SPDR Gold MiniShares Trust (GLDM - Free Report)
SPDR Gold MiniShares Trust seeks to reflect the performance of the price of gold bullion. It is a slightly modified alternative to the State Street behemoth gold fund GLD. SPDR Gold MiniShares Trust is the low-cost choice in the U.S. listed physically gold-backed ETF space, charging investors 10 bps in annual fees. It has $6.4 billion in AUM and trades in a solid average daily volume of 3 million shares.
Aberdeen Standard Physical Swiss Gold Shares ETF (SGOL - Free Report)
Aberdeen Standard Physical Swiss Gold Shares ETF tracks the price of gold bullion. The Trust holds allocated physical gold bullion bars stored in secure vaults in Zurich, Switzerland and London, the United Kingdom. Aberdeen Standard Physical Swiss Gold Shares ETF has amassed $2.7 billion in its asset base and trades in a solid volume of 3 million shares per day. It charges 17 bps in annual fees per year.

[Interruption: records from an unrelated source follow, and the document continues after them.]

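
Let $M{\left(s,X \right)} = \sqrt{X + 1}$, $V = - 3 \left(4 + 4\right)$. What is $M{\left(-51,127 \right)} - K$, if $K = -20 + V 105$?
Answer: $2540 + 8 \sqrt{2} \approx 2551.3$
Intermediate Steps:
$V = -24$ ($V = \left(-3\right) 8 = -24$)
$M{\left(s,X \right)} = \sqrt{1 + X}$
$K = -2540$ ($K = -20 - 2520 = -2540$)
$M{\left(-51,127 \right)} - K = \sqrt{1 + 127} - -2540 = \sqrt{128} + 2540 = 8 \sqrt{2} + 2540 = 2540 + 8 \sqrt{2}$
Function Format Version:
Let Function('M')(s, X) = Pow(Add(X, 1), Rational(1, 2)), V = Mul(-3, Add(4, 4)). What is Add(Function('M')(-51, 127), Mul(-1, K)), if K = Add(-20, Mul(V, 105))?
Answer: Add(2540, Mul(8, Pow(2, Rational(1, 2)))) ≈ 2551.3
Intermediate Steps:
V = -24 (V = Mul(-3, 8) = -24)
Function('M')(s, X) = Pow(Add(1, X), Rational(1, 2))
K = -2540 (K = Add(-20, Mul(-24, 105)) = Add(-20, -2520) = -2540)
Add(Function('M')(-51, 127), Mul(-1, K)) = Add(Pow(Add(1, 127), Rational(1, 2)), Mul(-1, -2540)) = Add(Pow(128, Rational(1, 2)), 2540) = Add(Mul(8, Pow(2, Rational(1, 2))), 2540) = Add(2540, Mul(8, Pow(2, Rational(1, 2))))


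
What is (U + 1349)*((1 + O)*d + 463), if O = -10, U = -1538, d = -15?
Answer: -113022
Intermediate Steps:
(U + 1349)*((1 + O)*d + 463) = (-1538 + 1349)*((1 - 10)*(-15) + 463) = -189*(-9*(-15) + 463) = -189*(135 + 463) = -189*598 = -113022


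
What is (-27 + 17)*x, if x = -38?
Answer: 380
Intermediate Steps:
(-27 + 17)*x = (-27 + 17)*(-38) = -10*(-38) = 380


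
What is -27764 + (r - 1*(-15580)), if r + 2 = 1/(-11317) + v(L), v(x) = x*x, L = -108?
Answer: -5907475/11317 ≈ -522.00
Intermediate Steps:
v(x) = x²
r = 131978853/11317 (r = -2 + (1/(-11317) + (-108)²) = -2 + (-1/11317 + 11664) = -2 + 132001487/11317 = 131978853/11317 ≈ 11662.)
-27764 + (r - 1*(-15580)) = -27764 + (131978853/11317 - 1*(-15580)) = -27764 + (131978853/11317 + 15580) = -27764 + 308297713/11317 = -5907475/11317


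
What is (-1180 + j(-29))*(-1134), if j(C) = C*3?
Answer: 1436778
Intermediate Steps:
j(C) = 3*C
(-1180 + j(-29))*(-1134) = (-1180 + 3*(-29))*(-1134) = (-1180 - 87)*(-1134) = -1267*(-1134) = 1436778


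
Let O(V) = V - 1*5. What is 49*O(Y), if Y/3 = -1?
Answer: -392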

iShares Gold Trust Micro (IAUM - Free Report)
iShares Gold Trust Micro offers exposure to the day-to-day movement of the price of gold bullion. It is the lowest-cost gold ETF on the market, having an expense ratio of 0.09%. iShares Gold Trust Micro has amassed $995.3 million in its asset base while trading in an average daily volume of 510,000 shares.